Éste es el título de mi último Comentario, publicado en la web de la Cátedra «la Caixa» de Responsabilidad Social de la Empresa y Gobierno Corporativo del IESE (puede verse aquí). He aquí un resumen:
- Hace unos días asistí a una reunión de expertos en la lucha contra la corrupción. Uno de ellos presentó una propuesta que, entre otras cosas, incluía el despido inmediato de aquellos directivos o empleados que hayan participado en un acto de corrupción.
- En el turno de comentarios y preguntas, le hice notar que, con mucha frecuencia, el empleado castigado no hace otra cosa que poner en práctica las instrucciones de sus superiores. Le pregunté entonces si la decisión de despedir a los culpables de un acto de corrupción incluía a los que señalaban los objetivos de ventas y los sistemas de incentivos empleados y, consiguientemente, a los escalones superiores de la dirección de la empresa. Huelga decir que lo que me contestó no tenía nada que ver con mi pregunta.
- Poco después, en la misma reunión se suscitó una discusión sobre la política que una empresa debía seguir acerca de hacer regalos a clientes o de aceptar regalos de proveedores.
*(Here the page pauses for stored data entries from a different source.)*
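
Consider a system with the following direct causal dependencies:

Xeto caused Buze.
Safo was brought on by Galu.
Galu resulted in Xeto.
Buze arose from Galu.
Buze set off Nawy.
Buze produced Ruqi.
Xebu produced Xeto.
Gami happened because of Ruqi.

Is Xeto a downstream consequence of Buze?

No

Buze leads to Ruqi, Gami, Nawy; Xeto is not among them.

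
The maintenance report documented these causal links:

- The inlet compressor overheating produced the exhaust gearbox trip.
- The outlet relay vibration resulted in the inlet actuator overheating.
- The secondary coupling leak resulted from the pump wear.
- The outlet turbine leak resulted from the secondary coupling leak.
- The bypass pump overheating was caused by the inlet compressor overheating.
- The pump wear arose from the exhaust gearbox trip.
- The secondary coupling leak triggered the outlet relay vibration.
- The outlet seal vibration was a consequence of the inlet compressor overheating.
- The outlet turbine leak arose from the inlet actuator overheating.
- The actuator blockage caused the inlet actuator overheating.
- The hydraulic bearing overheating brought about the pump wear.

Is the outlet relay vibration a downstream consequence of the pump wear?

There is a causal chain: the pump wear → the secondary coupling leak → the outlet relay vibration.

Yes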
La cuestión que se planteó era si es mejor establecer unos principios generales o bajar a reglas detalladas. ¿Basta decir, por ejemplo, que los regalos, tanto los dados como los recibidos, están permitidos si se cumplen los principios de independencia (el regalo debe ser de tal naturaleza y cuantía que el que lo recibe no puede sentirse movido a tomar una decisión que, sin el regalo, no habría tomado), transparencia (la atención dada o recibida nunca debe ser secreta), trazabilidad (siempre debe ser posible identificar los pasos seguidos, porque se conserva una documentación clara) y responsabilidad (el que toma la decisión de dar o recibir el regalo actúa de manera responsable, ante sí mismo, ante la empresa, ante sus colegas y ante la otra parte, y está en condiciones de dar cuenta de su decisión y de las razones que la sostienen)?
- Al llegar a este punto de la discusión, hice notar a los asistentes que había un gran paralelismo entre el problema que he mencionado antes y el de los regalos. Obviamente, funcionar por principios es mucho mejor: respeta mejor la libertad de las personas, las hace responsables, les obliga a pensar en términos éticos y ahorra muchos gastos innecesarios. Pero supongamos que, ante un regalo inadecuado, lo más probable es que la dirección proponga el despido de los empleados que lo hayan permitido o realizado. ¿Cuál será la actitud de los empleados ante esta posibilidad? Obviamente, pedirán reglas concretas, muy detalladas, y un superior a quien consultar en cada caso, mediante un procedimiento conocido y que cubra bien las espaldas del empleado.
- La cuestión no está en si los principios son preferibles a las reglas detalladas o viceversa. La cuestión es: ¿qué grado de autonomía vamos a dar a nuestros empleados? Si funcionamos con principios, debemos darles autonomía, dejarles en libertad para que tomen decisiones, permitir que se equivoquen y, en su caso, exigirles que expliquen las razones de su decisión, acertada o equivocada. Y si esas decisiones están justificadas, porque miran al bien de la empresa, de los otros empleados y del mismo decisor, y se han respetado los principios mencionados antes, la dirección debe aceptarlas y no tomar represalias contra el empleado. Si éste se ha equivocado, se le haré notar, pero sin represalias.